From: John Stanley (stanley@peak.org)
Date: Tue Apr 17 2001 - 13:21:13 CDT
Erland Sommarskog (sommar@algonet.se):
>It is to not clear to me that a header is local just because a site makes
>it up at whim.
That is not what I said. I said it was local because it was defined that
way. In fact, it is unlikely that site B made the header up at all, much
less at a whim as you seem to think. It is most likely that someone
pushing the concept of nocems created it, and defined it as local because
they thought it would be.
>If nothing else, no matter whether site C likes this scoring system or
>not, how could it be able to remove the header, if it does not know that
>it is defined as local?
If they don't know what the header is, how could they have made the
decision that they like what it indicates and want to keep it? If you
don't want to spend the time paying attention to the situation as
presented, don't spend the time arguing about it.
>I have to admit that slept over Charles's response, but of course it
>doesn't make sense to claim that any text at the bottom of an article is a
>signature and then require it to be delimited in some way.
The person whose name appears as author of this draft claims otherwise.
He wrote it, isn't his interpretation the most accurate?
>> Which is a violation of the concept that what you don't understand you
>> should not touch. If it isn't a 'back-reference', then it isn't a back
>> reference, and according to the syntax, it can be anything at all.
>
>While in violation of the standards, it is intended as a back-reference.
You now have software pretending it can guess what a poster intended when
he puts "RE:" at the front of a subject. If it isn't a back reference, it
isn't a back reference, and the software should leave it alone. Period.
>You are talking about the theoretical case where "SV: " may open a
>subject line for some other reason,
Well, at that point I was talking about your ridiculous statement that I
should learn Swedish and hang around Swedish newsgroups so I could get a
taste of the "real world". But yes, in general, I'm talking about cases
where "not a back-reference" start subject entries. "SV" is not a back
reference, it is part of the free text that otherwise can appear in a
Subject. We should not be telling authors that they should be playing
games with free text when they don't know why it is there.

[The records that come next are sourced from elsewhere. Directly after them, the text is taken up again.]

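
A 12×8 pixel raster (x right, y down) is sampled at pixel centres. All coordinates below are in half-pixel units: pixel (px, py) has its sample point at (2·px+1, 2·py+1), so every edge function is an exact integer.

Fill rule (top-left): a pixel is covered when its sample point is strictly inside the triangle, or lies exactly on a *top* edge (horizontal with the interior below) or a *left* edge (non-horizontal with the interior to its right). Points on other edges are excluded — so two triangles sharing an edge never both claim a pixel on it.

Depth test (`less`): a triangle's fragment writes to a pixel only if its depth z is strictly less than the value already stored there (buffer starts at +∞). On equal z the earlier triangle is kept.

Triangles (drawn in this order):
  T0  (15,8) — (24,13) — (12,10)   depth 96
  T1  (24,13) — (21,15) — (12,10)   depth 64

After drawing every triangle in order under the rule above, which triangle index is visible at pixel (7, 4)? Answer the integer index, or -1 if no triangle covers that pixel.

T0:
  2·area = 33
  edge (15, 8)→(24, 13): d=(9,5) right/bottom  bias=-1
  edge (24, 13)→(12, 10): d=(-12,-3) top-left  bias=+0
  edge (12, 10)→(15, 8): d=(3,-2) top-left  bias=+0
    (7,4)@(15, 9): e=[9,21,3] → #
    (8,4)@(17, 9): e=[-1,27,7] → ·
    (7,5)@(15, 11): e=[27,-3,9] → ·
    (8,5)@(17, 11): e=[17,3,13] → #
    (9,5)@(19, 11): e=[7,9,17] → #
    (10,5)@(21, 11): e=[-3,15,21] → ·
    (8,6)@(17, 13): e=[35,-21,19] → ·
    (9,6)@(19, 13): e=[25,-15,23] → ·
  covered (3 px):
    · · · · · · · · · · · ·
    · · · · · · · · · · · ·
    · · · · · · · · · · · ·
    · · · · · · · · · · · ·
    · · · · · · · # · · · ·
    · · · · · · · · # # · ·
    · · · · · · · · · · · ·
    · · · · · · · · · · · ·
T1:
  2·area = 33
  edge (24, 13)→(21, 15): d=(-3,2) right/bottom  bias=-1
  edge (21, 15)→(12, 10): d=(-9,-5) top-left  bias=+0
  edge (12, 10)→(24, 13): d=(12,3) right/bottom  bias=-1
    (1,2)@(3, 5): e=[66,0,-33] → ·  [on edge]
    (7,5)@(15, 11): e=[24,6,3] → #
    (8,5)@(17, 11): e=[20,16,-3] → ·
    (7,6)@(15, 13): e=[18,-12,27] → ·
    (9,6)@(19, 13): e=[10,8,15] → #
    (10,6)@(21, 13): e=[6,18,9] → #
    (11,6)@(23, 13): e=[2,28,3] → #
    (9,7)@(19, 15): e=[4,-10,39] → ·
    (10,7)@(21, 15): e=[0,0,33] → ·  [on edge]
    (11,7)@(23, 15): e=[-4,10,27] → ·
  covered (4 px):
    · · · · · · · · · · · ·
    · · · · · · · · · · · ·
    · · · · · · · · · · · ·
    · · · · · · · · · · · ·
    · · · · · · · · · · · ·
    · · · · · · · # · · · ·
    · · · · · · · · · # # #
    · · · · · · · · · · · ·

Z-buffer (winner per pixel, '.' = empty):
  . . . . . . . . . . . .
  . . . . . . . . . . . .
  . . . . . . . . . . . .
  . . . . . . . . . . . .
  . . . . . . . 0 . . . .
  . . . . . . . 1 0 0 . .
  . . . . . . . . . 1 1 1
  . . . . . . . . . . . .

Result: 0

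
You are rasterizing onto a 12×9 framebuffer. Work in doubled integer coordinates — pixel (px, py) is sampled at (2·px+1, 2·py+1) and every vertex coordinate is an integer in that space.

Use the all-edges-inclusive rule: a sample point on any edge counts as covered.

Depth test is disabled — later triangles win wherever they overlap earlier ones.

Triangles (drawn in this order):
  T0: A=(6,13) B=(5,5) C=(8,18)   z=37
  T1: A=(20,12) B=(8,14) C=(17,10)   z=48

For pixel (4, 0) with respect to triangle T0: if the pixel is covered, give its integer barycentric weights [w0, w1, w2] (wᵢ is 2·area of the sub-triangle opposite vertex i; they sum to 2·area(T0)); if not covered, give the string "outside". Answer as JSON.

T0:
  2·area = 11
  edge (6, 13)→(5, 5): d=(-1,-8) inclusive
  edge (5, 5)→(8, 18): d=(3,13) inclusive
  edge (8, 18)→(6, 13): d=(-2,-5) inclusive
    (2,2)@(5, 5): e=[0,0,11] → █  [on edge]
    (3,2)@(7, 5): e=[16,-26,21] → ·
    (2,3)@(5, 7): e=[-2,6,7] → ·
    (3,7)@(7, 15): e=[6,4,1] → █
    (4,7)@(9, 15): e=[22,-22,11] → ·
    (3,8)@(7, 17): e=[4,10,-3] → ·
  covered (2 px):
    · · · · · · · · · · · ·
    · · · · · · · · · · · ·
    · · █ · · · · · · · · ·
    · · · · · · · · · · · ·
    · · · · · · · · · · · ·
    · · · · · · · · · · · ·
    · · · · · · · · · · · ·
    · · · █ · · · · · · · ·
    · · · · · · · · · · · ·
T1:
  2·area = 30
  edge (20, 12)→(8, 14): d=(-12,2) inclusive
  edge (8, 14)→(17, 10): d=(9,-4) inclusive
  edge (17, 10)→(20, 12): d=(3,2) inclusive
    (7,5)@(15, 11): e=[22,1,7] → █
    (8,5)@(17, 11): e=[18,9,3] → █
    (9,5)@(19, 11): e=[14,17,-1] → ·
    (5,6)@(11, 13): e=[6,3,21] → █
    (6,6)@(13, 13): e=[2,11,17] → █
    (7,6)@(15, 13): e=[-2,19,13] → ·
    (8,6)@(17, 13): e=[-6,27,9] → ·
    (5,7)@(11, 15): e=[-18,21,27] → ·
    (6,7)@(13, 15): e=[-22,29,23] → ·
  covered (4 px):
    · · · · · · · · · · · ·
    · · · · · · · · · · · ·
    · · · · · · · · · · · ·
    · · · · · · · · · · · ·
    · · · · · · · · · · · ·
    · · · · · · · █ █ · · ·
    · · · · · █ █ · · · · ·
    · · · · · · · · · · · ·
    · · · · · · · · · · · ·

Result: "outside"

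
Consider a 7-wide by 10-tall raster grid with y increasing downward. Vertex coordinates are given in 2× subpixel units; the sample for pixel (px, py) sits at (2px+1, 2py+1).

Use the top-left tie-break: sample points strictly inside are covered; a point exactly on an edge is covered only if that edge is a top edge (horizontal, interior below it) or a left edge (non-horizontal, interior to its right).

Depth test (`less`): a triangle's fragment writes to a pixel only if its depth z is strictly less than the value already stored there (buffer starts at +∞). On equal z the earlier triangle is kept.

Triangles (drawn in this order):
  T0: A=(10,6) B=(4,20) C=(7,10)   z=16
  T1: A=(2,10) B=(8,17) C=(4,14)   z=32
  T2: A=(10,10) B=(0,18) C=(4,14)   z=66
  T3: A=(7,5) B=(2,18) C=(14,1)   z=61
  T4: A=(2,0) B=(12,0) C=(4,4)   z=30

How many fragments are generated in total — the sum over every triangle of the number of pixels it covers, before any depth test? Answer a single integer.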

>However, in some the of the newsgroups I hang around "SV: "
>and "SV: SV: SV: SV: " etc clearly are due to misbehaving software,
So we should stop it from happening everywhere? Then DEFINE "SV: " as
prohibited text and make it something other than "free text" that is quite
legal. But then, I've already said that this is an issue I care not about,
so if you want it, you have to go for it yourself.
>I you don't like that scheme, fine, just don't use
>my followup agent.
If you don't care that it might screw up an otherwise fine newsgroup, you
ought not be writing followup agents. If this "SV" issue were such a big
problem, people wouldn't post with SV.
Shmuel (Seymour J.) Metz (Shmuel@acm.org):
>>I am talking about right now. MIME
>>headers are already defined, yet THIS DRAFT says that software
>>SHOULD NOT attempt to interpret them.
>For good reason.
Then do you have an explanation why this draft says that they are
acceptable for use, if they are not acceptable for interpretation?